Pieces of Hate: Fantasy Football

As the dust settles on an underwhelming January transfer window, several million fantasy league players will have embraced the spirit of blind panic displayed by many a real-life manager.

The transfer wildcard system allows fans to emulate their favourite bosses by ripping up their teams and starting again. Harry Redknapp would be proud of those who replaced every single player in a ten-minute burst, while Kenny Dalglish would certainly empathise with anyone who brought in Andy Carroll at great expense because he scored that bicycle kick.

You’ll undoubtedly have shared some top banter with people in the office about it. You’ll have laughed at Colin in Finance being below you in the table despite how seriously he takes the whole thing, and you’ll have rolled your eyes as others claim not to have checked their team since September.

It’s all clean, harmless fun – just a bit of a laugh, right? Wrong. Fantasy football is complete and utter bullshit.

The reasons for this are plentiful. Firstly, the excruciating team names. Yes, Colin, I do understand that you have made a pun based on the fact that some well-known football teams have the word ‘Athletic’ in their names whereas you are 55-years-old and weigh 26 stone. It’s truly excellent stuff, it really is.

And yes Colin, I realise I am perhaps taking things too seriously by openly seething at the fact that your team is so unbalanced as to be guaranteed relegation were it to play in real life. But I really cannot agree with you playing four left-backs and no defensive midfielders. It is beyond fantasy.

Similarly, I must take issue with your choice of Diego Costa as captain, in spite of his most recent example of inspirational leadership which saw him agitate for a move to China. This is not some sort of reverse psychology masterstroke – he gets double points and therefore represents another fundamental flaw in a game which bears no resemblance to the sport on which it is based.

And no, Colin, it is not your fault it is usually far better to have an average Arsenal player in your side than an exceptional Sunderland one, were such a thing to exist. Don’t hate the player, hate the game, as they say. I do, Colin, believe me I do.

Which reminds me, you support Manchester United, so why were you so eager to tell me you have Kevin De Bruyne and Sergio Aguero in your team. Shouldn’t you wish nothing but harm on them? Is it because each year there is a pool of players without whom you simply cannot do well and, rather than take the honourable route and not pick them, your fear of missing out leads you to cheer for your most hated rivals?

One year I recall that if you didn’t have Marcus Gayle, you really weren’t going to get very far. Marcus. Gayle. On this point alone I would be within my rights to smugly state that ‘I have no further questions your honour’ and get off my Pieces of Hate soap box, a landmark case assured in spite of the fact that this wasn’t actually a question and we are not actually in court.
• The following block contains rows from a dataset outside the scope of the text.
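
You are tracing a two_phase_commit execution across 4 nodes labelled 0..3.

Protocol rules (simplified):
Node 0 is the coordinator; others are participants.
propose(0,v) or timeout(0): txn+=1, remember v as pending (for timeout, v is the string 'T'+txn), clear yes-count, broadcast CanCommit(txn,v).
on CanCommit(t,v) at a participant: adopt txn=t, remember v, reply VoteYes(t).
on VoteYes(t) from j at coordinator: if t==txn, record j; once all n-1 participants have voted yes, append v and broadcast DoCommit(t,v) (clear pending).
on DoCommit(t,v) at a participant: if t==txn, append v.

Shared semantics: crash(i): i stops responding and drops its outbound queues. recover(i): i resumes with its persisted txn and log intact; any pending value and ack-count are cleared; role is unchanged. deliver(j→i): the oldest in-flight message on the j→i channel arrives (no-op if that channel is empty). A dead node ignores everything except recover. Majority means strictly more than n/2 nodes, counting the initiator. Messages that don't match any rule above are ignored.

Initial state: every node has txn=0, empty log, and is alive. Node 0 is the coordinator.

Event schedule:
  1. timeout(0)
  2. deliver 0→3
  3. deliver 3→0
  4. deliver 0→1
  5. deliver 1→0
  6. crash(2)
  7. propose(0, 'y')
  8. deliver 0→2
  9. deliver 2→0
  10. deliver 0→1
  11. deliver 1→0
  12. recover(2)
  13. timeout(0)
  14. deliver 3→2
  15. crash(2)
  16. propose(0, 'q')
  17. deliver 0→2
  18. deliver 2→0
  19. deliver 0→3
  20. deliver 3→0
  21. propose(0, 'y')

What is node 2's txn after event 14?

[1] timeout(0) → N0(coor t1 [-])
[2] deliver 0→3 → N3(part t1 [-])
[3] deliver 3→0 → ∅
[4] deliver 0→1 → N1(part t1 [-])
[5] deliver 1→0 → ∅
[6] crash(2) → N2(✗part t0 [-])
[7] propose(0,'y') → N0(coor t2 [-])
[8] deliver 0→2 → ∅
[9] deliver 2→0 → ∅
[10] deliver 0→1 → N1(part t2 [-])
[11] deliver 1→0 → ∅
[12] recover(2) → N2(part t0 [-])
[13] timeout(0) → N0(coor t3 [-])
[14] deliver 3→2 → ∅

0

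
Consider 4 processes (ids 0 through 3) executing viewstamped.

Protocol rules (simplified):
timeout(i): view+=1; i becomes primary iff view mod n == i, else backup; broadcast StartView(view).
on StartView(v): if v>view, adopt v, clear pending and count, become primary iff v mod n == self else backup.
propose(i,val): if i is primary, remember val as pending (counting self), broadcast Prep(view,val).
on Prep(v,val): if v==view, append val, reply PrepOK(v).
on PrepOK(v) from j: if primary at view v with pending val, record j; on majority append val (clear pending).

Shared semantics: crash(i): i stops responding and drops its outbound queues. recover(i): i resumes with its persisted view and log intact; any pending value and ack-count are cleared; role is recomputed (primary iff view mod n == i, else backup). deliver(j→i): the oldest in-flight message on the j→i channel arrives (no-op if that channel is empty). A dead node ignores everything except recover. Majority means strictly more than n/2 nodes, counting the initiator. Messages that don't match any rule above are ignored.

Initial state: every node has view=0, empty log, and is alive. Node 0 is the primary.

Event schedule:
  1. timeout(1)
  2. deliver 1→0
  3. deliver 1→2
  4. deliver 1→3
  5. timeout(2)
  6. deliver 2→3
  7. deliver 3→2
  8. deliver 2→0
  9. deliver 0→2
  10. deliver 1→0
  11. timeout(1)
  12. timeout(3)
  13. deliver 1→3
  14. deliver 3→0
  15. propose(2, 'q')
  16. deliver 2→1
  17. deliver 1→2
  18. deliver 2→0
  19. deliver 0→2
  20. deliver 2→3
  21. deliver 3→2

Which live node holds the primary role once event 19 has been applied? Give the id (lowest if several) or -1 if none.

e1 timeout(1): 1[prim,v=1,-]
e2 deliver 1→0: 0[back,v=1,-]
e3 deliver 1→2: 2[back,v=1,-]
e4 deliver 1→3: 3[back,v=1,-]
e5 timeout(2): 2[prim,v=2,-]
e6 deliver 2→3: 3[back,v=2,-]
e7 deliver 3→2: ·
e8 deliver 2→0: 0[back,v=2,-]
e9 deliver 0→2: ·
e10 deliver 1→0: ·
e11 timeout(1): 1[back,v=2,-]
e12 timeout(3): 3[prim,v=3,-]
e13 deliver 1→3: ·
e14 deliver 3→0: 0[back,v=3,-]
e15 propose(2,'q'): ·
e16 deliver 2→1: ·
e17 deliver 1→2: ·
e18 deliver 2→0: ·
e19 deliver 0→2: ·

2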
But there’s more. The cast iron, indisputable proof that fantasy football is a stupid game is as follows: My dad, who knew absolutely nothing about football, came 12th in the Daily Telegraph’s Euro 2004 fantasy league. At one point he was as high as eighth, and in with a realistic chance of winning serious money.

While my studiously researched, perfectly balanced side laboured in 120,000th place, my dad’s team – which consisted of Milan Baros (whom he got mixed up with Djibril Cisse, naturally), Zinedine Zidane (whose surname he insisted on pronouncing Zyedayne in spite of ample evidence to the contrary), plus nine randoms that he couldn’t pick out of a line-up (and as the horror unfolded I really did put one together and put it to the test) – swept aside all before them.

His tactics extended little further than picking some expensive players he had heard of (and as we have established, he didn’t even get that right) and then padding the side out with a load of cheap blokes from Greece.

Oh how I laughed at his folly, as I finished my marathon scouting session of talented unknowns from the likes of Croatia, Italy and Germany. If fantasy football rewarded knowledge of the game and tactical insight, I was a shoo-in. I forgot one important detail: fantasy football does not reward knowledge of the game and tactical insight. It is a rubbish game which rewards idiots.

My dad died last year, so I will now never get the chance to exact revenge (not that I’d want to, as I think I’ve made perfectly clear I am in no way bitter and I don’t even care). You might expect my first piece of football-related writing since then to focus on all the times he watched my youth games on his one morning off as I hopelessly flailed about the pitch. Or that I would express my gratitude for all the times he drove me the 190-odd miles from home to Anfield so I could watch the likes of Bjorn Tore Kvarme and Salif Diao flail about the pitch.

But I am distinctly comfortable with instead using this opportunity to summarily discredit his one football-related achievement; he would, after all, expect nothing less. So screw you, fantasy football.